Кое-как в историю болезни были вписаны несколько строк. Догадавшись, что Анна-Ануш от меня не отстанет, пока не вытянет нужные ей сведения, я закручивал какую-нибудь тарабарщину на полунемецком-полурусском, выслушивал нечто подобное из черной мерцающей копны и с нагло-уверенным видом выдавал сведения, которые мне больше подсказывала интуиция, чем точный перевод. В конце концов, мир от этого не рухнет, а у докторши-армянки будет чем отчитаться перед грозным главврачом, ее соплеменником, которого побаивался весь медперсонал, а Анна-Ануш – особенно. А там придет Розалия Марковна…
Где-то в середине этого мучительного дознания я спохватился, что невежливо разговаривать, не представившись и не узнав имени своей собеседницы.
– Entschuldigen Sie, bitte! Wie haisen Sie? – спросил я и замер в ожидании ответа.
– Matilda.
– О, Матильда!
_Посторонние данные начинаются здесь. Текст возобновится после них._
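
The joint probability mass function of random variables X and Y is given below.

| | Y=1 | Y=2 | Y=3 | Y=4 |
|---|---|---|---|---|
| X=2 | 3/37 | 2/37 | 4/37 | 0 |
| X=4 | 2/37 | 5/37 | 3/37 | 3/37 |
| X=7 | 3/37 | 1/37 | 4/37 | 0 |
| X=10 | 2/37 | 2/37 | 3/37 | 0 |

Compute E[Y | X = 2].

P(X = 2) = 9/37.
Σ Y·P over the event = 1·(3/37) + 2·(2/37) + 3·(4/37) = 19/37.
E[Y | X = 2] = (19/37) / (9/37) = 19/9.

19/9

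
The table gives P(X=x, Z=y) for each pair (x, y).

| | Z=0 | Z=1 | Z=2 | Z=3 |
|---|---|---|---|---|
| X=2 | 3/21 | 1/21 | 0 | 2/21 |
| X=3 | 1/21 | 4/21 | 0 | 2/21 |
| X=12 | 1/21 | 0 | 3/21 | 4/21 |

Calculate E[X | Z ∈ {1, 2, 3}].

P(Z ∈ {1, 2, 3}) = 16/21.
Σ X·P over the event = 2·(1/21) + 2·(2/21) + 3·(4/21) + 3·(2/21) + 12·(3/21) + 12·(4/21) = 36/7.
E[X | Z ∈ {1, 2, 3}] = (36/7) / (16/21) = 27/4.

27/4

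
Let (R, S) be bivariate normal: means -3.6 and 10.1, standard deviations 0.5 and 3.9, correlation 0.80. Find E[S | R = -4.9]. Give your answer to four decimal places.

E[S | R=x] = μ_S + ρ(σ_S/σ_R)(x − μ_R) for jointly normal variables.
E[S | R=-4.9] = 10.1 + (0.80)·(3.9/0.5)·(-4.9 − (-3.6)) = 10.1 + (6.24)·(-1.3) = 1.9880.

1.9880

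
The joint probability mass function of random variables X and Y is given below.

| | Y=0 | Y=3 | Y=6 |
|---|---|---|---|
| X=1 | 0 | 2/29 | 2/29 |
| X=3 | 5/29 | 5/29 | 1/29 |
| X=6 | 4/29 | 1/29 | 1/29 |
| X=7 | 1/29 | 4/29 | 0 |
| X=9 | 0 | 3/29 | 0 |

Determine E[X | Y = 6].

11/4

P(Y = 6) = 4/29.
Summing X·P(X=x,Y=y) over the conditioning event gives 11/29.
E[X | Y = 6] = (11/29) / (4/29) = 11/4.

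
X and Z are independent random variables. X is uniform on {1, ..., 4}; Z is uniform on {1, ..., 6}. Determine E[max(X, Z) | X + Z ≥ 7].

P(X + Z ≥ 7) = 5/12.
Summing max(X,Z)·P(x,y) over outcomes with X + Z ≥ 7 gives 17/8.
E[max(X, Z) | X + Z ≥ 7] = (17/8) / (5/12) = 51/10.

51/10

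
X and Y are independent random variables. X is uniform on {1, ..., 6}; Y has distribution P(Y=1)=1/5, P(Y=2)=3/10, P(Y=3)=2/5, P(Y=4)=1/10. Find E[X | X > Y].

55/12

P(X > Y) = 3/5.
Summing X·P(x,y) over outcomes with X > Y gives 11/4.
E[X | X > Y] = (11/4) / (3/5) = 55/12.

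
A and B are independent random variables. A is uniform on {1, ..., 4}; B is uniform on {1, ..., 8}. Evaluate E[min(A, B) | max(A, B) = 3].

9/5

Outcomes with max(A, B) = 3: (1,3), (2,3), (3,1), (3,2), (3,3), each with probability 1/32.
E[min(A, B) | max(A, B) = 3] = (1 + 2 + 1 + 2 + 3) / 5 = 9/5.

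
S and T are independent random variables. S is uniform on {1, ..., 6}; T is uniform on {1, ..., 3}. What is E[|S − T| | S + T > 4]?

P(S + T > 4) = 2/3.
Summing |S−T|·P(x,y) over outcomes with S + T > 4 gives 29/18.
E[|S − T| | S + T > 4] = (29/18) / (2/3) = 29/12.

29/12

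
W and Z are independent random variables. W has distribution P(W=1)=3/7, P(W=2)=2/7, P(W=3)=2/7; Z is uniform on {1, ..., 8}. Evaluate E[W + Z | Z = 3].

P(Z = 3) = 1/8.
Summing (W+Z)·P(x,y) over outcomes with Z = 3 gives 17/28.
E[W + Z | Z = 3] = (17/28) / (1/8) = 34/7.

34/7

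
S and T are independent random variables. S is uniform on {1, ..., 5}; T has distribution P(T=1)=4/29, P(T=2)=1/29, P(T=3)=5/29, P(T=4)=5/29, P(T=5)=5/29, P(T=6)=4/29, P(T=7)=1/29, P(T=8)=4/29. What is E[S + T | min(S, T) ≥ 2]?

P(min(S, T) ≥ 2) = 20/29.
Summing (S+T)·P(x,y) over outcomes with min(S, T) ≥ 2 gives 170/29.
E[S + T | min(S, T) ≥ 2] = (170/29) / (20/29) = 17/2.

17/2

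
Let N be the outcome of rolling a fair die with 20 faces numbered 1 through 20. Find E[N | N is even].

Given N is even, N is equally likely to be any of {2, 4, 6, 8, 10, 12, 14, 16, 18, 20}.
E[N | N is even] = (2 + 4 + 6 + 8 + 10 + 12 + 14 + 16 + 18 + 20) / 10 = 11.

11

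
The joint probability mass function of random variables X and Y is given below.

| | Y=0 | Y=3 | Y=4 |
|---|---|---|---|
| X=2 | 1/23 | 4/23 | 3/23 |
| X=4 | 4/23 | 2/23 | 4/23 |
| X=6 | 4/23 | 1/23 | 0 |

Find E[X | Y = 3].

P(Y = 3) = 7/23.
Σ X·P over the event = 2·(4/23) + 4·(2/23) + 6·(1/23) = 22/23.
E[X | Y = 3] = (22/23) / (7/23) = 22/7.

22/7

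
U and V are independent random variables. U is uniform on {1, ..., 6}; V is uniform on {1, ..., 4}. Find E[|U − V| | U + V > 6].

Outcomes with U + V > 6: (3,4), (4,3), (4,4), (5,2), (5,3), (5,4), (6,1), (6,2), (6,3), (6,4), each with probability 1/24.
E[|U − V| | U + V > 6] = (1 + 1 + 0 + 3 + 2 + 1 + 5 + 4 + 3 + 2) / 10 = 11/5.

11/5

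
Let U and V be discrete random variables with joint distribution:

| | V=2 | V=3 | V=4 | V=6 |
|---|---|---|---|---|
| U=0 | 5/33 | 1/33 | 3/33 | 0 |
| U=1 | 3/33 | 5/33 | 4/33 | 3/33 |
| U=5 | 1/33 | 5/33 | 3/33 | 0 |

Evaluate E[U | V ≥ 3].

P(V ≥ 3) = 8/11.
Σ U·P over the event = 0·(1/33) + 0·(3/33) + 1·(5/33) + 1·(4/33) + 1·(3/33) + 5·(5/33) + 5·(3/33) = 52/33.
E[U | V ≥ 3] = (52/33) / (8/11) = 13/6.

13/6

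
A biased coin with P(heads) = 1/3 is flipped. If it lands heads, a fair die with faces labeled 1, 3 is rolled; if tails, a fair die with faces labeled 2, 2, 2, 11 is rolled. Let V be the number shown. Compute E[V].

E[V | heads] = (1+3)/2 = 2.
E[V | tails] = (2+2+2+11)/4 = 17/4.
By the law of total expectation,
E[V] = (1/3)·(2) + (2/3)·(17/4) = 7/2.

7/2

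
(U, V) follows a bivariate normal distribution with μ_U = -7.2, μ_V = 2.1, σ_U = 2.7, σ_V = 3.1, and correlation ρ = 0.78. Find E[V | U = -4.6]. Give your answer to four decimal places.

For a bivariate normal, E[V | U=x] = μ_V + ρ·(σ_V/σ_U)·(x − μ_U).
E[V | U=-4.6] = 2.1 + (0.78)·(3.1/2.7)·(-4.6 − (-7.2)) = 2.1 + (0.895556)·(2.6) = 4.4284.

4.4284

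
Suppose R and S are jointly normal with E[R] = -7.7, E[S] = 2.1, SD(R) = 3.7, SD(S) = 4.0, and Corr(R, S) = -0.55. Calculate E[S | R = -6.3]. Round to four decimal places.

1.2676

For a bivariate normal, E[S | R=x] = μ_S + ρ·(σ_S/σ_R)·(x − μ_R).
E[S | R=-6.3] = 2.1 + (-0.55)·(4.0/3.7)·(-6.3 − (-7.7)) = 2.1 + (-0.59459)·(1.4) = 1.2676.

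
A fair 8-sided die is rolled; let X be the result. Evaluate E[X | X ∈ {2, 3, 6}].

P(X ∈ {2, 3, 6}) = 3/8.
Σ over the event: 2·1/8 + 3·1/8 + 6·1/8 = 11/8.
E[X | X ∈ {2, 3, 6}] = (11/8) / (3/8) = 11/3.

11/3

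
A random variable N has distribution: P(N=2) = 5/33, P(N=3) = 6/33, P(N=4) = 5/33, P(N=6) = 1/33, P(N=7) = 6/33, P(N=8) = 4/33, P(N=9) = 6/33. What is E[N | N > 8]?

9

P(N > 8) = 2/11.
Σ over the event: 9·2/11 = 18/11.
E[N | N > 8] = (18/11) / (2/11) = 9.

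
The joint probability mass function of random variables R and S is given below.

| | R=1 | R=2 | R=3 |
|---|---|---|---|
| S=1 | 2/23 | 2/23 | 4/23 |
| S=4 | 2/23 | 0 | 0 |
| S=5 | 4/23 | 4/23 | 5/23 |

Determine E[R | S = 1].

9/4

P(S = 1) = 8/23.
Σ R·P over the event = 1·(2/23) + 2·(2/23) + 3·(4/23) = 18/23.
E[R | S = 1] = (18/23) / (8/23) = 9/4.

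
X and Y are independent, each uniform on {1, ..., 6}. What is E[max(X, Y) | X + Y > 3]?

52/11

P(X + Y > 3) = 11/12.
Summing max(X,Y)·P(x,y) over outcomes with X + Y > 3 gives 13/3.
E[max(X, Y) | X + Y > 3] = (13/3) / (11/12) = 52/11.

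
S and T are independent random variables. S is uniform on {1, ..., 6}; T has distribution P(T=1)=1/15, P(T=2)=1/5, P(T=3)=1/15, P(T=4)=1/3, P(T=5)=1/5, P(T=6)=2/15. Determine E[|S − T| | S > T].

P(S > T) = 11/30.
Summing |S−T|·P(x,y) over outcomes with S > T gives 23/30.
E[|S − T| | S > T] = (23/30) / (11/30) = 23/11.

23/11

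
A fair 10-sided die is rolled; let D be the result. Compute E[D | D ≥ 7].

Given D ≥ 7, D is equally likely to be any of {7, 8, 9, 10}.
E[D | D ≥ 7] = (7 + 8 + 9 + 10) / 4 = 17/2.

17/2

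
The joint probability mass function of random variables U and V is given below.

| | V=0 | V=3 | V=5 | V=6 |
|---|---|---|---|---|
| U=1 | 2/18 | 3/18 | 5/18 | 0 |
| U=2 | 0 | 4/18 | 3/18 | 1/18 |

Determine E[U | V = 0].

P(V = 0) = 1/9.
Summing U·P(U=x,V=y) over the conditioning event gives 1/9.
E[U | V = 0] = (1/9) / (1/9) = 1.

1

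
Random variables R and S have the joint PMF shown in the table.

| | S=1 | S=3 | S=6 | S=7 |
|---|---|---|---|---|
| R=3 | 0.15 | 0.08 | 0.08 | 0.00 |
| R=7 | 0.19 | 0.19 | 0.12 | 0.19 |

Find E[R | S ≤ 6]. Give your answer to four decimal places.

P(S ≤ 6) = 0.81.
Σ R·P over the event = 3·(0.15) + 3·(0.08) + 3·(0.08) + 7·(0.19) + 7·(0.19) + 7·(0.12) = 4.43.
E[R | S ≤ 6] = (4.43) / (0.81) = 5.4691.

5.4691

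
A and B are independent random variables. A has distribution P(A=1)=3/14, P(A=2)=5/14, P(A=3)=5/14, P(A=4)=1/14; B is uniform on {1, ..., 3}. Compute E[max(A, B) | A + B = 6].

19/6

P(A + B = 6) = 1/7.
Summing max(A,B)·P(x,y) over outcomes with A + B = 6 gives 19/42.
E[max(A, B) | A + B = 6] = (19/42) / (1/7) = 19/6.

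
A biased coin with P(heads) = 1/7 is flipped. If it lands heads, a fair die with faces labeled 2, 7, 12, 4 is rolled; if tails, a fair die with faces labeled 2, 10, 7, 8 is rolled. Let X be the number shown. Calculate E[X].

187/28

E[X | heads] = (2+7+12+4)/4 = 25/4.
E[X | tails] = (2+10+7+8)/4 = 27/4.
E[X] = (1/7)·(25/4) + (6/7)·(27/4) = 187/28.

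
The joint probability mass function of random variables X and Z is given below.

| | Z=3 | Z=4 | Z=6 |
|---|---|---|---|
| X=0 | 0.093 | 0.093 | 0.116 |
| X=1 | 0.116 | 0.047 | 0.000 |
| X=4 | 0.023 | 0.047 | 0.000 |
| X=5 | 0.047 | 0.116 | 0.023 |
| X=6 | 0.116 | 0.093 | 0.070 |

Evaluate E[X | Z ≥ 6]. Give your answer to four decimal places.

P(Z ≥ 6) = 0.209.
Σ X·P over the event = 0·(0.116) + 5·(0.023) + 6·(0.070) = 0.535.
E[X | Z ≥ 6] = (0.535) / (0.209) = 2.5598.

2.5598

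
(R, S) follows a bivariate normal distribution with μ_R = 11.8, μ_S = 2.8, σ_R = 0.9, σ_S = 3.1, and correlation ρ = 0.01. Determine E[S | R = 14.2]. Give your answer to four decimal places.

E[S | R=x] = μ_S + ρ(σ_S/σ_R)(x − μ_R) for jointly normal variables.
E[S | R=14.2] = 2.8 + (0.01)·(3.1/0.9)·(14.2 − (11.8)) = 2.8 + (0.034444)·(2.4) = 2.8827.

2.8827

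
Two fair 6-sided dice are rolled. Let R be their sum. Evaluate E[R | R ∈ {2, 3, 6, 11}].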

Sehr gut! Ich haist Dmitrij! Нет, не так! Meine Name ist Dmitrij. Можно просто Дима. Вот.
– О! Я понимай! Что есть «вот»?
– Вот? Вот есть… Wot ist gut, ist… ist richtig, то есть правильно. Такое слово – ничего! nichil! nichts! Versteen Sie?
Я никак не мог вспомнить, как по-немецки слово-паразит, вводное слово, жестикулировал, потел от усердия, шаря в своей памяти, и в то же время пытался представить, что скрыто под одеялом, под больничной рубашкой, каково оно – тело немки с такими шикарными волосами. Я так давно – целую вечность – не знал женского тела, что теперь лишь с трудом мог побороть зов плоти и соблюдать какие-то приличия.
«Черт возьми! – думал я. – Вот животные – у них все так просто, а у людей столько накручено условностей, столько надо потратить времени на обхаживание… И для чего? Для того, чтобы придти к тому же, к чему животное приходит за несколько минут. Идиотизм какой-то! А главное – она тоже хочет того же самого, что и я. Не может не хотеть», – уверял я себя, продолжая в то же время нести какую-то полурусскую-полунемецкую околесицу.